僕の大好きな神様

即興小説トレーニング
制限時間:15分 お題「春の神様」

 僕がたんぽぽを摘んで帰ると、神様は少しだけ僕をとがめた。
「いけませんよ、無駄な殺生は」
「ごめんなさい。花だからいいと思いました」
「口のきけない植物でも、神の子と同じ生き物です」
 僕がしょんぼりすると、神様は眉根を寄せてふふっと笑ったあと、僕の頬を片手でそっと包んだ。
「それで、どうしてあなたはそのたんぽぽを私のところへ持ってきたのですか?」
 優しい口ぶり。
 僕はうつむいて、少し言い淀んでから、白状した。
「……か、みさまがご覧になったら、ほめてくれると思ったんです」
「なるほど。私のことを考えて摘んできてくださったのですね。ありがとうございます。お気持ちはうれしいですよ」
 ぱっと顔を上げると、神様はやっぱり困った顔で笑っていた。
 申し訳なくなって、首をすくめる……と神様は、僕のこめかみのあたりにくちびるを寄せて言った。

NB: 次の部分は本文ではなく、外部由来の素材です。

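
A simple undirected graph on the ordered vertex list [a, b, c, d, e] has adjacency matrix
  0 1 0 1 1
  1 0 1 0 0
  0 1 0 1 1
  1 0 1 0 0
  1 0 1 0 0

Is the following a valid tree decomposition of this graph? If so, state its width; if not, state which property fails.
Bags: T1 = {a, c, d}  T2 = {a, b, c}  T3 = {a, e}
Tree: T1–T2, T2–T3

No — edge (c,e) lies in no bag.

A tree decomposition must satisfy three properties: every vertex lies in some bag; for every edge, both endpoints lie together in some bag; and for every vertex, the bags containing it form a connected subtree. Here edge (c,e) lies in no bag, so the decomposition is invalid.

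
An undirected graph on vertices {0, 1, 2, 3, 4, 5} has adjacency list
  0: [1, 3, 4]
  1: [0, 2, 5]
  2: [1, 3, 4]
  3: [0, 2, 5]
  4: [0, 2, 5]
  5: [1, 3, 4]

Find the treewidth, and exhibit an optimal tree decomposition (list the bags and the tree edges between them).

Every bag has size at most 4, so the width is 4 − 1 = 3 and tw(G) ≤ 3. For the lower bound: the 4 vertex sets {2,4}, {1,5}, {3}, {0} are disjoint, each induces a connected subgraph, and every pair is joined by at least one edge of G. Contracting each set to a single vertex therefore yields K_{4} as a minor, and since treewidth is minor-monotone, tw(G) ≥ tw(K_{4}) = 3. Hence tw(G) = 3 exactly.

Treewidth 3.
One such decomposition:
Bags: B1 = {1, 2, 3, 4}  B2 = {1, 3, 4, 5}  B3 = {0, 1, 3, 4}
Tree: B1–B2, B2–B3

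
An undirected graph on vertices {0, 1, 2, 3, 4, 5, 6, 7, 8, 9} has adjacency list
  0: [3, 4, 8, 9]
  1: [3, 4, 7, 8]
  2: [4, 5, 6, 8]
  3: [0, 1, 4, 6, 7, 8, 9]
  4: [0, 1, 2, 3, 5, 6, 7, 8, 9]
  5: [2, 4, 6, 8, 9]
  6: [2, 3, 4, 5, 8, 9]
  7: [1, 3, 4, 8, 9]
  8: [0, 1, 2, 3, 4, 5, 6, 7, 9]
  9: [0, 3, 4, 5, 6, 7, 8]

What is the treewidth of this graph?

4

A width-4 tree decomposition is:
Bags: B1 = {3, 4, 7, 8, 9}  B2 = {3, 4, 6, 8, 9}  B3 = {0, 3, 4, 8, 9}  B4 = {1, 3, 4, 7, 8}  B5 = {4, 5, 6, 8, 9}  B6 = {2, 4, 5, 6, 8}
Tree: B1–B2, B1–B3, B1–B4, B2–B5, B5–B6
Every bag has size at most 5, so the width is 5 − 1 = 4 and tw(G) ≤ 4. On the other hand G contains the 5-clique {2, 4, 5, 6, 8}. A clique must lie in a single bag of any decomposition, so no decomposition can have width below 4. Hence tw(G) = 4 exactly.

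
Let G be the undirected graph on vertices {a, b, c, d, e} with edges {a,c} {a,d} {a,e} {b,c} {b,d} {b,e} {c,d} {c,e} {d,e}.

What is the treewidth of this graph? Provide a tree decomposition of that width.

The largest bag has 4 vertices, giving width 3; this decomposition certifies tw(G) ≤ 3. For the lower bound, the 4 vertices {a, c, d, e} are pairwise adjacent, and any tree decomposition puts a clique entirely inside one bag — forcing width ≥ 3. Therefore the treewidth is 3.

Treewidth 3.
One optimal decomposition is:
Bags: B1 = {a, c, d, e}  B2 = {b, c, d, e}
Tree: B1–B2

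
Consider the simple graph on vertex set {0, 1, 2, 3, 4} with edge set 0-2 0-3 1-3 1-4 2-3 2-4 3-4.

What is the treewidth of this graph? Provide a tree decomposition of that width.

The largest bag has 3 vertices, giving width 2; this decomposition certifies tw(G) ≤ 2. For the lower bound, the 3 vertices {1, 3, 4} are pairwise adjacent, and any tree decomposition puts a clique entirely inside one bag — forcing width ≥ 2. The upper and lower bounds meet at 2, so that is the treewidth.

Treewidth 2.
Bags: B1 = {1, 3, 4}  B2 = {2, 3, 4}  B3 = {0, 2, 3}
Tree: B1–B2, B2–B3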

「頭ごなしに怒ってしまったのは良くなかったと、私も反省しています」
「そんなっ、いや、神様は悪くないです! 悪いわけないです!」
 ぶんぶんと首を振ろうとしたけれど、神様が僕の頭を包み込むように抱えていたから、それは叶わなかった。
「なんだかいい香りがしますね」
「え!? いや、多分、春の陽射しの匂いかと……。野原にいましたし、その、神様が作られた春じゃないですか」
 思い切って言ってみたら、神様はちょっと腕をゆるめて僕の顔を見て、ぱちぱちとまばたきをした。
 ややあって、ふふっと笑う。
「ああ、自分でこさえた季節ですものね。好いように感じるのは当たり前でした」
 なでられてくすぐったい。
 首をすくめながら――僕が言いたかった本当の意味が伝わらなくて、ほっとしたような、少し残念なような気持ちになった。
 神様の銀糸のような毛束が揺れる。
 本格的に暖かくなったら、この滑らかな髪が桃色に色づいて、白い肌に落ちるのだ。
 触ってもいいだろうか。いや、ダメだろうけど。
 僕が思案――軽い妄想かもしれない――にふけっていると、神様は少し不思議そうな顔で僕の目を覗き込んだ。
「どうしました? たんぽぽ、うれしかったですよ。せっかくだから、摘んでもよいようなものをこさえましょうか。命の通っていない、プレゼント用の。ああ、いい案だ。あなたのおかげで」
 何やらふんふんと、機嫌良さそうにうなずいている。
「あの、神様……離していただけると……」
 いよいよ恥ずかしくて、小声でお願いする。
 いや、多分耳まで真っ赤だろうという自覚もあるし。
 神様は僕のつむじに頬を擦り付けてふふふと笑い、僕の視界は長い髪で覆われた。
 美しいすだれに春の陽射しが透けて、きらきらと輝いていた。